Research has shown that learners who are blind or visually impaired have the same range of cognitive abilities as other students. However, the predominant teaching methods heavily relying on vision are insufficient in meeting their needs. They cannot, therefore, appreciate anything around them because of their inability to see and synthesize whatever is within their vicinity. Moreover, blind and visually impaired learners' most reasonable accommodation and accessibility strategies involve adaptations to the physical environment, mobility and emotional aspects. This is more common for learners in mainstream education systems.

Blind and Visually-impaired learners have difficulties in accessing and applying science process skills since their vision is affected in one way or another. When engaged in practical work, it is seldom and mainly limited to elementary exercises that provide a little intellectual challenge with no opportunity for developing critical thinking and problem-solving skills.  

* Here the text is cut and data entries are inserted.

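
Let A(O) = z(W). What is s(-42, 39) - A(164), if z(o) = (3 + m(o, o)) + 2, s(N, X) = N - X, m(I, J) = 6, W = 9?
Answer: -92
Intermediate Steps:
z(o) = 11 (z(o) = (3 + 6) + 2 = 9 + 2 = 11)
A(O) = 11
s(-42, 39) - A(164) = (-42 - 1*39) - 1*11 = (-42 - 39) - 11 = -81 - 11 = -92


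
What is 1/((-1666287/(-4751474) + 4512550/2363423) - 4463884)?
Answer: -1604248990786/7161177776356484381 ≈ -2.2402e-7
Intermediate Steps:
1/((-1666287/(-4751474) + 4512550/2363423) - 4463884) = 1/((-1666287*(-1/4751474) + 4512550*(1/2363423)) - 4463884) = 1/((238041/678782 + 4512550/2363423) - 4463884) = 1/(3625629288443/1604248990786 - 4463884) = 1/(-7161177776356484381/1604248990786) = -1604248990786/7161177776356484381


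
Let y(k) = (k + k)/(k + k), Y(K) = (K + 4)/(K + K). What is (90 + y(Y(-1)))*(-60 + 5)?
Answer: -5005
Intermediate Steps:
Y(K) = (4 + K)/(2*K) (Y(K) = (4 + K)/((2*K)) = (4 + K)*(1/(2*K)) = (4 + K)/(2*K))
y(k) = 1 (y(k) = (2*k)/((2*k)) = (2*k)*(1/(2*k)) = 1)
(90 + y(Y(-1)))*(-60 + 5) = (90 + 1)*(-60 + 5) = 91*(-55) = -5005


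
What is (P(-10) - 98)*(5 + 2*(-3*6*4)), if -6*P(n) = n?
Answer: 40171/3 ≈ 13390.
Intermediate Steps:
P(n) = -n/6
(P(-10) - 98)*(5 + 2*(-3*6*4)) = (-1/6*(-10) - 98)*(5 + 2*(-3*6*4)) = (5/3 - 98)*(5 + 2*(-18*4)) = -289*(5 + 2*(-72))/3 = -289*(5 - 144)/3 = -289/3*(-139) = 40171/3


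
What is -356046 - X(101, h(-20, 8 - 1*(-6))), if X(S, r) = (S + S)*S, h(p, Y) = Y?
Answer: -376448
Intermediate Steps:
X(S, r) = 2*S**2 (X(S, r) = (2*S)*S = 2*S**2)
-356046 - X(101, h(-20, 8 - 1*(-6))) = -356046 - 2*101**2 = -356046 - 2*10201 = -356046 - 1*20402 = -356046 - 20402 = -376448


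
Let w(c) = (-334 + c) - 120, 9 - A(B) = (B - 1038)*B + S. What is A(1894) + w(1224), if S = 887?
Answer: -1621372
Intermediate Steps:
A(B) = -878 - B*(-1038 + B) (A(B) = 9 - ((B - 1038)*B + 887) = 9 - ((-1038 + B)*B + 887) = 9 - (B*(-1038 + B) + 887) = 9 - (887 + B*(-1038 + B)) = 9 + (-887 - B*(-1038 + B)) = -878 - B*(-1038 + B))
w(c) = -454 + c
A(1894) + w(1224) = (-878 - 1*1894² + 1038*1894) + (-454 + 1224) = (-878 - 1*3587236 + 1965972) + 770 = (-878 - 3587236 + 1965972) + 770 = -1622142 + 770 = -1621372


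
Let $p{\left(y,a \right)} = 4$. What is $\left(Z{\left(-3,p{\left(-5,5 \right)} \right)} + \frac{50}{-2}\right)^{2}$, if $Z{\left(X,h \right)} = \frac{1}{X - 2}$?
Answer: $\frac{15876}{25} \approx 635.04$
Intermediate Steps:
$Z{\left(X,h \right)} = \frac{1}{-2 + X}$
$\left(Z{\left(-3,p{\left(-5,5 \right)} \right)} + \frac{50}{-2}\right)^{2} = \left(\frac{1}{-2 - 3} + \frac{50}{-2}\right)^{2} = \left(\frac{1}{-5} + 50 \left(- \frac{1}{2}\right)\right)^{2} = \left(- \frac{1}{5} - 25\right)^{2} = \left(- \frac{126}{5}\right)^{2} = \frac{15876}{25}$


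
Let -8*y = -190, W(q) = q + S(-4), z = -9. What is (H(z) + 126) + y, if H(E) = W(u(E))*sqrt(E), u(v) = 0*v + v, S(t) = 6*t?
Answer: 599/4 - 99*I ≈ 149.75 - 99.0*I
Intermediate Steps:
u(v) = v (u(v) = 0 + v = v)
W(q) = -24 + q (W(q) = q + 6*(-4) = q - 24 = -24 + q)
y = 95/4 (y = -1/8*(-190) = 95/4 ≈ 23.750)
H(E) = sqrt(E)*(-24 + E) (H(E) = (-24 + E)*sqrt(E) = sqrt(E)*(-24 + E))
(H(z) + 126) + y = (sqrt(-9)*(-24 - 9) + 126) + 95/4 = ((3*I)*(-33) + 126) + 95/4 = (-99*I + 126) + 95/4 = (126 - 99*I) + 95/4 = 599/4 - 99*I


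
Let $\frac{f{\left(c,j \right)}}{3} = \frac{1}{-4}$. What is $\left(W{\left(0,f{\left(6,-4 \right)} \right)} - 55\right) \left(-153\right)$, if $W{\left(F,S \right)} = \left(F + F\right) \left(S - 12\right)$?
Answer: $8415$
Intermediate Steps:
$f{\left(c,j \right)} = - \frac{3}{4}$ ($f{\left(c,j \right)} = \frac{3}{-4} = 3 \left(- \frac{1}{4}\right) = - \frac{3}{4}$)
$W{\left(F,S \right)} = 2 F \left(-12 + S\right)$
$\left(W{\left(0,f{\left(6,-4 \right)} \right)} - 55\right) \left(-153\right) = \left(2 \cdot 0 \left(-12 - \frac{3}{4}\right) - 55\right) \left(-153\right) = \left(2 \cdot 0 \left(- \frac{51}{4}\right) - 55\right) \left(-153\right) = \left(0 - 55\right) \left(-153\right) = \left(-55\right) \left(-153\right) = 8415$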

Therefore, teachers must-have skills for planning lessons that demonstrate reasonable pedagogical accommodation of visually impaired learners. One way to enhance the potential of such learners to mitigate their challenges involves using Braille (for the total Blind) and large prints for the low vision learners. Braille enables learners to conceptualize what they cannot see; hence, tactile diagrams become necessary to help such learners develop their science processes to a level they could otherwise not reach. By touching or feeling the tactile diagrams with their fingers, blind or low visual learners are capable of learning concepts. Tactile diagrams are raised representations of graphical images adopted for the sense of touch. Tactile graphics can be pictures, maps, graphs and photographs (see attached photos)

Sample tactile resources for teaching biology for visually impaired learners

The Disability Mainstreaming Committee (DMC) at CEMASTEA, working with the assistance of the National Council for Persons with Disability (NCPWD) and Kenya Institute for the Blind(KIB), have developed a policy aimed at mainstreaming, among other issues, a pedagogy that is responsive to the needs of Persons with Disability (PWDs). The idea is to increase relevant teaching and learning resources available to the Blind and visually impaired regarding content and forms of information media that suit their needs. The disability mainstreaming committee is piloting tactile teaching and learning resources for use with Blind and Visually impaired learners in Moi Girls High School, Nairobi. The activity involves mainstreaming disability-friendly pedagogies to assist eight students at the school. The Centre will provide the learners with graphic tactile modifications for biological structures, starting with reproduction in humans and flowering plants, the circulatory system (heart) and the nervous system.

CEMASTEA is making efforts to ensure the participation of learners with Special Needs in the competency Based Curriculum STEM pathway. As the country progresses with implementing CBC, there is a need to empower teachers to handle learners with various forms of disabilities. CEMASTEA and Kilimanjaro Trust are forming a partnership to develop more teaching and learning resources for special-needs learners.